Hashtag all you want #supportlocalbusiness, but if they’re crowded out of their supply due to hoarding consumers, it’s still GG for them.
All this is to say, before you buy, instead of asking yourself “what if I need it?”, ask “what if I don’t use it?“. We’re in this together, see the bigger picture.
Some trust in chariots, and some in horses: but we will remember the name of the LORD our God.
Now, if you already have flour at home, or have a few bananas past their prime, this is for you. But do not, please DO NOT go out and buy flour just to make this (maybe ask your local bakery if they can make it and you buy it from them instead!) Also, this frosting has the texture of Swiss meringue buttercream but has none of the work. You’re welcome.
Cardamom Banana Chocolate Walnut Cake
for a 9-inch cake, serves 12
- 3 large eggs
- 3/4 cup grape seed oil, or other neutral vegetable oil
- 3/4 cup brown sugar
- 4 black bananas, pureed (measures to 2 cups, if you’re short, top it up with milk)
- 1 tsp vanilla
- 1/2 tsp salt
- 2 1/4 cup all purpose flour
- 1 1/2 tsp baking powder
- 3/4 tsp baking soda
- 1 tsp cardamom
- 3/4 cup chopped toasted walnuts
- 3/4 cup dark chocolate chips
- Preheat the oven to 335 degrees F, with the rack placed in the bottom third of the oven. Line a 3-inch tall 9-inch round cake pan with parchment paper.
- In a large bowl, beat together the eggs, oil, sugar, banana puree, vanilla, and salt.
- Sift the flour, baking powder, baking soda, and cardamom into another bowl.
- Stir the flour mixture into the egg mixture until generally incorporated but still with streaks of flour throughout.
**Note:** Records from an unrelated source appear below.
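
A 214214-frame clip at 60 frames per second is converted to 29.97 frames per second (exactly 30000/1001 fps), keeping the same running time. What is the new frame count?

Target frames = source frames × (target rate / source rate) = 214214 × (30000/1001)/(60) = 214214 × 500/1001 = 107000.

107000 frames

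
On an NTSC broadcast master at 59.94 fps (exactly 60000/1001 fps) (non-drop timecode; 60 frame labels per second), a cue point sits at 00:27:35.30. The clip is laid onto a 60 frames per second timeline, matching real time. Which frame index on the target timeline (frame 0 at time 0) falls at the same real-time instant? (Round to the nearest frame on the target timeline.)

Source frame index: (0×3600 + 27×60 + 35) × 60 + 30 = 99330.
Real time: 99330 / (60000/1001) = 3314311/2000 s.
Target frame: (3314311/2000) × (60) = 9942933/100 ≈ 99429.330 → 99429.

frame 99429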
Dump in the walnuts and chocolate chips and fold them through with a rubber spatula just until evenly distributed. Do not over-mix.
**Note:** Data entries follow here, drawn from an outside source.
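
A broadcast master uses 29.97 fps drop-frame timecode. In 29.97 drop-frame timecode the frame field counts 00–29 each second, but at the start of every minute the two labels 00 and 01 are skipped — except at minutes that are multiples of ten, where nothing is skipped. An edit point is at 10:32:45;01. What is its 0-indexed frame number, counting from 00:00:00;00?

Complete 10-minute blocks: 63, each 17982 frames → 1132866.
Remaining 2 whole minutes in the current block: 1800 + 1 × 1798 = 3598 frames.
Within the current minute: 45 × 30 + 1 − 2 = 1349 (labels ;00/;01 skipped at this minute). Total = 1132866 + 3598 + 1349 = 1137813.

1137813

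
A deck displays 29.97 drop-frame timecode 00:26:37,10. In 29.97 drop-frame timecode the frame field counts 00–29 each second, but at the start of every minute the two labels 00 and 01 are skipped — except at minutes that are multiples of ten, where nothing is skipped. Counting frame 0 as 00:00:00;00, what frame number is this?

47872

As if non-drop at 30 labels/s: (0 × 3600 + 26 × 60 + 37) × 30 + 10 = 47920.
Minute boundaries passed: 26; those not divisible by 10: 26 − 2 = 24; dropped labels = 2 × 24 = 48.
Actual frame index = 47920 − 48 = 47872.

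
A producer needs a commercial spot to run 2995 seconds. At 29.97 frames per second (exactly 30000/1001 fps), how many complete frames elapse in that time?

89760 frames

Frames = 2995 × 30000/1001 = 89850000/1001 ≈ 89760.2398.
Complete frames: 89760.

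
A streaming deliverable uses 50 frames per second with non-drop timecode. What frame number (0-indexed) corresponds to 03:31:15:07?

frame 633757

Total seconds to the label: (3 × 3600 + 31 × 60 + 15) = 12675.
Frame index = 12675 × 50 + 7 = 633757.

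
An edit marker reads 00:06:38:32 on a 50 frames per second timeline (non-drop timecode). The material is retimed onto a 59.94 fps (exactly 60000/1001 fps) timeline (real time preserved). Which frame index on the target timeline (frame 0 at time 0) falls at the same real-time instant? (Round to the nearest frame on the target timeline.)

Source frame index: (0×3600 + 6×60 + 38) × 50 + 32 = 19932.
Real time: 19932 / (50) = 9966/25 s.
Target frame: (9966/25) × (60000/1001) = 2174400/91 ≈ 23894.505 → 23895.

frame 23895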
- Pour the batter into the prepared pan and bake for 1 hour to 1 hour and 20 minutes, or until a toothpick inserted comes out with moist crumbs.
- Cool completely before running a knife along the sides of the pan and releasing the cake.
Whipped Coconut Cream Cheese Frosting
- 1 cup unsalted butter, softened
- 1 pkg full fat Philadelphia brick cream cheese, softened
- 1/2 tsp coconut extract
- 1 3/4 cup icing sugar
- In a stand mixer, using the paddle attachment, beat the butter until well creamed.
- Scrape down the sides of the mixing bowl and add the cream cheese. Beat until completely smooth.
- Add the sugar and coconut extract. Beat until light and fluffy.
- Take 1 cup of the frosting and melt it in the microwave, about 30 seconds.
- Add this back to the large bowl of frosting and continue beating with the paddle attachment on medium high speed. It will turn very silky and runny at first, like ganache (if you stop here you will have a silky, but very dense frosting). Continue whipping until it resembles fully whipped cream (this gives you a really airy and light frosting that also tastes less sweet).
- Apply liberally and generously onto the cooled cake.
As with all cakes, I prefer to chill the finished cake completely in the fridge overnight (covered, so it doesn’t dry out), before taking a slice and letting it sit for 20 minutes at room temperature while I get ready (and allow the frosting to soften).